With the ICC's arrest order, Putin's world has significantly shrunk.
March 18, 2023Tweet
President Vladimir Putin has used his global outings to burnish his image as one of the big guns running the world. At the Hamburg G20 in 2017, he spent hours talking alone with former President Donald Trump. At the next G20 leader's summit in Buenos Aires, he high fived Saudi's Crown Prince Mohammed Bin Salman less than two months after suspicion fell on the Saudi over the brutal murder journalist Jamal Khashoggi. Both Germany and Argentina are signatories to the Rome Statute, two of 123 nations who are obliged if Putin pitches up on their doorstep again to extradite him to the Hague to face trial as a war criminal. Putin faces a dilemma now, if he shows up in Delhi for this year's G20 in September, as India, like the USA, is not signed up to the ICC, but what will Prime Minister Narendra Modi do?
President Joe Biden, when asked by a reporter, "should Putin be tried for war crimes," replied "he's clearly committed war crimes," indicating Putin would not be welcome in the US. Without careful planning, Putin could inadvertently find himself in the future in a country unaligned with the ICC and not beholden to the international law requirements he be handed over to the Hague. Putin is unlikely to leave his destiny to the roll of the dice in a foreign court, so his world is smaller even than the ICC hold out nations. However, international justice has a long reach and former Serbian President Slobodan Milosovic and Bosnian Serb military Commander General Ratko Mladic both tried to hide from justice. Mladic was eventually picked up hiding out in a cousins farm near Belgrade and Karadzic was spotted in Belgrade despite his shedding his clean shaven looks for a full shaggy beard and hiding behind a new identity of a mystic faith healer.

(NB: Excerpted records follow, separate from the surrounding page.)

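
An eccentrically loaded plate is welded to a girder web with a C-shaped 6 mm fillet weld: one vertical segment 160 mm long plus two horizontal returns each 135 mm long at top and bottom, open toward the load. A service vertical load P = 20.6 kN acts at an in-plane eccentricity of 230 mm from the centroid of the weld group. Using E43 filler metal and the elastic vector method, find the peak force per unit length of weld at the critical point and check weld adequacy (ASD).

f_max ≈ 236 N/mm; adequate

E43XX → F_EXX = 430 MPa.
Total weld length L_w = 430 mm. Treat welds as unit-width lines.
Centroid: x̄ = 2×135×67.5 / 430 = 42.38 mm from the vertical weld.
Polar moment about centroid: J = I_x + I_y = [160³/12 + 2×135×80²] + [160×42.38² + 2(135³/12 + 135×25.12²)] = 2937000 mm³.
Direct shear f_v = P/L_w = 20.6×10³ / 430 = 47.91 N/mm (vertical).
Torsion M = P·e = 20.6×10³ × 230 = 4738000 N·mm.
Critical point at (x, y) = (92.62, 80) from centroid. f_tx = M·y/J = 129.1 N/mm; f_ty = M·x/J = 149.4 N/mm.
Resultant f_max = √[f_tx² + (f_v + f_ty)²] = √[129.1² + (47.91 + 149.4)²] = 235.8 N/mm.
Capacity per unit length: r_n/Ω = (1/2.0) × 0.6 × 430 × (0.707 × 6) = 547.2 N/mm.
235.8 ≤ 547.2 → adequate.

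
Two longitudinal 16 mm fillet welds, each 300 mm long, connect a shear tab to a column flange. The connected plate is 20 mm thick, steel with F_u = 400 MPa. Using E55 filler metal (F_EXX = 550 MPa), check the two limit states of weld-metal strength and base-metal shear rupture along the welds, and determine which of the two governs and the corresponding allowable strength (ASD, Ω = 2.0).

R_n/Ω ≈ 1120 kN (weld metal governs)

t_e = 0.707 × 16 = 11.31 mm; L = 600 mm.
Weld metal: R_n/Ω = (1/2.0) × 0.6 × 550 × 11.31 × 600 × 10⁻³ = 1120 kN.
Base metal (shear rupture): R_n/Ω = (1/2.0) × 0.6 × 400 × 20 × 600 × 10⁻³ = 1440 kN.
Governing: weld metal.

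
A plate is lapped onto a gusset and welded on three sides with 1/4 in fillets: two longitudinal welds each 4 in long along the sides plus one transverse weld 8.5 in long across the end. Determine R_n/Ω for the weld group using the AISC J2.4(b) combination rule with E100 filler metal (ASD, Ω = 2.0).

R_n/Ω ≈ 104 kip

E100XX → F_EXX = 100 ksi.
t_e = 0.707 × 0.25 = 0.1767 in.
R_nwl = 0.6 × 100 × 0.1767 × 8 = 84.84 kip (longitudinal, 2 welds).
R_nwt = 0.6 × 100 × 0.1767 × 8.5 = 90.14 kip (transverse, base value).
(i) R_nwl + R_nwt = 175 kip; (ii) 0.85 R_nwl + 1.5 R_nwt = 207.3 kip.
R_n = max = 207.3 kip [governs: (ii)]; R_n/Ω = 103.7 kip.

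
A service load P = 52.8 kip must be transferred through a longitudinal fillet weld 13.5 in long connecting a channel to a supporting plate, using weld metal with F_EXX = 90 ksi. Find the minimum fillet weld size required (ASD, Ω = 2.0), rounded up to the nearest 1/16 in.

Total weld length L = 13.5 in.
Required throat t_e = P × Ω / (0.6 F_EXX × L) = 52.8 × 2.0 / (0.6 × 90 × 13.5) = 0.1449 in.
Required leg w = t_e / 0.707 = 0.2049 in → use 1/4 in.

w = 1/4 in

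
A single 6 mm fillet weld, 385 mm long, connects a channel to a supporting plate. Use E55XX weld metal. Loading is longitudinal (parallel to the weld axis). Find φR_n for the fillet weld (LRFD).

E55XX → F_EXX = 550 MPa.
Effective throat t_e = 0.707 × 6 = 4.242 mm.
Total length L = 385 mm; A_we = 4.242 × 385 = 1633 mm².
F_nw = 0.6 F_EXX = 0.6 × 550 = 330 MPa.
φR_n = 0.75 × 330 × 1633 × 10⁻³ = 404.2 kN.

φR_n ≈ 404 kN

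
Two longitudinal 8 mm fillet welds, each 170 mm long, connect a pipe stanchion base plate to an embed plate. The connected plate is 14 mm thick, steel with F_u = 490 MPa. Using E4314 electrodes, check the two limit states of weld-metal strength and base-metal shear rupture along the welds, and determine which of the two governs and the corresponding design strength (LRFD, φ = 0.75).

φR_n ≈ 372 kN (weld metal governs)

E43XX → F_EXX = 430 MPa.
t_e = 0.707 × 8 = 5.656 mm; L = 340 mm.
Weld metal: φR_n = 0.75 × 0.6 × 430 × 5.656 × 340 × 10⁻³ = 372.1 kN.
Base metal (shear rupture): φR_n = 0.75 × 0.6 × 490 × 14 × 340 × 10⁻³ = 1050 kN.
Governing: weld metal.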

Both ended up facing international justice in the Hague, both were convicted of war crimes and both are still in jail. The lesson for Putin is that you can run but you can't hide. The lesson learned in Milosovic's case is that unless you hold on to power, today's underlings could become your jailors. Putin's world is smaller and his options are more limited, but he does have some friends he can count on. President Xi Jinping of China will be in Moscow Monday to reinflate his otherwise diminished standing.
The ICC Chief Prosecutor Karim Khan seems clear, no one is off limits and the further potential indictees are from the Kremlin and its protective embrace, the greater the potential ramifications. The courts chief judge, Pitor Hofmanski, hopes Putin's charges will be a "deterrence," but the mood in Russia appears willfully truculent. The reality for Putin and the limits of his diminished world are only settling in and there is no turning back.